Biotechnologies : relais manquants et pistes
Cette section identifie les relais manquants dans les biotechnologies et propose des pistes concrètes pour redresser la filière. Selon le Belfer Center, le recul traduit un besoin d’investissement soutenu et d’attraction de talents. La structuration industrielle et le lien avec la recherche sont des facteurs décisifs pour l’avenir de la France.
« En recherche biomédicale, nous manquons de financements stables pour franchir l’étape industrielle »
Sophie R.
Stratégies pour rattraper les géants technologiques
Parce que la correction des faiblesses exige des choix stratégiques, il faut préciser les leviers opérationnels disponibles. Selon Harvard Kennedy School et les travaux du Belfer Center, les leviers incluent financement, partenariats et gouvernance des données. Ces orientations conduisent à des actions concrètes pour renforcer la souveraineté techno-européenne.

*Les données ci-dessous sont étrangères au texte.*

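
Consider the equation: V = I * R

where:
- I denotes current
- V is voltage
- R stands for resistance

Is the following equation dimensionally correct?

Yes

I (current) has dimensions [I].
V (voltage) has dimensions [I^-1 L^2 M T^-3].
R (resistance) has dimensions [I^-2 L^2 M T^-3].

Left side: [I^-1 L^2 M T^-3]
Right side: [I^-1 L^2 M T^-3]

Both sides have the same dimensions, so the equation is dimensionally consistent.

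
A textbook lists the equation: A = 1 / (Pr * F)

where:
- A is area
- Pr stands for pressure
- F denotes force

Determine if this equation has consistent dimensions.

No

A (area) has dimensions [L^2].
Pr (pressure) has dimensions [L^-1 M T^-2].
F (force) has dimensions [L M T^-2].

Left side: [L^2]
Right side: [M^-2 T^4]

The two sides have different dimensions, so the equation is NOT dimensionally consistent.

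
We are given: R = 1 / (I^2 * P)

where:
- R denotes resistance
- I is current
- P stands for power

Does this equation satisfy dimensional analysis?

No

R (resistance) has dimensions [I^-2 L^2 M T^-3].
I (current) has dimensions [I].
P (power) has dimensions [L^2 M T^-3].

Left side: [I^-2 L^2 M T^-3]
Right side: [I^-2 L^-2 M^-1 T^3]

The two sides have different dimensions, so the equation is NOT dimensionally consistent.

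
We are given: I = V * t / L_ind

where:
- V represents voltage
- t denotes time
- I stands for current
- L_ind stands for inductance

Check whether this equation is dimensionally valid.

Yes

V (voltage) has dimensions [I^-1 L^2 M T^-3].
t (time) has dimensions [T].
I (current) has dimensions [I].
L_ind (inductance) has dimensions [I^-2 L^2 M T^-2].

Left side: [I]
Right side: [I]

Both sides have the same dimensions, so the equation is dimensionally consistent.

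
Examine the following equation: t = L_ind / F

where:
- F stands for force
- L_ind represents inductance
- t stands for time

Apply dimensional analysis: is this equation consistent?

No

F (force) has dimensions [L M T^-2].
L_ind (inductance) has dimensions [I^-2 L^2 M T^-2].
t (time) has dimensions [T].

Left side: [T]
Right side: [I^-2 L]

The two sides have different dimensions, so the equation is NOT dimensionally consistent.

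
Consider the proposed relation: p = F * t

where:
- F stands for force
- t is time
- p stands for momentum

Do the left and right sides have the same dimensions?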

Mesures opérationnelles clés :
- Financement ciblé des fonderies et relocalisation industrielle nationale
- Partenariats publics-privés avec entreprises comme SAP, OVHcloud, Capgemini
- Soutien aux startups locales et plateformes européennes de données
- Renforcement des compétences via formations et centres d’excellence
Financement, partenariats publics-privés et acteurs
Cette rubrique détaille les modèles de financement et les partenariats adaptés au contexte français. Les alliances entre acteurs publics, industriels et plateformes privées peuvent mobiliser capacités et capitaux, avec des rôles pour Dassault Systèmes, OVHcloud et Capgemini. Des acteurs numériques comme Qwant ou Booking.com peuvent aussi contribuer à des écosystèmes de données souveraines.
« Un partenariat public-privé efficace a permis d’accélérer notre projet pilote et d’attirer des investisseurs locaux »
Marc P.
Gouvernance des données et souveraineté industrielle
Cette partie explique pourquoi la gouvernance des données est le cœur de la souveraineté technologique et industrielle. Selon le CNES et les acteurs économiques, définir des règles claires favorise l’innovation responsable et la confiance des citoyens. La coordination européenne, avec des entreprises comme Nokia et Infineon, sera déterminante pour sécuriser les chaînes d’approvisionnement.
Ces stratégies appellent des décisions rapides et une mobilisation coordonnée des acteurs publics et privés. L’engagement des entreprises nationales et européennes, y compris des plateformes et sociétés technologiques, est indispensable pour rattraper les leaders mondiaux.
Source : Belfer Center, « Critical and Emerging Technologies Index 2025 », Harvard Kennedy School, 2025.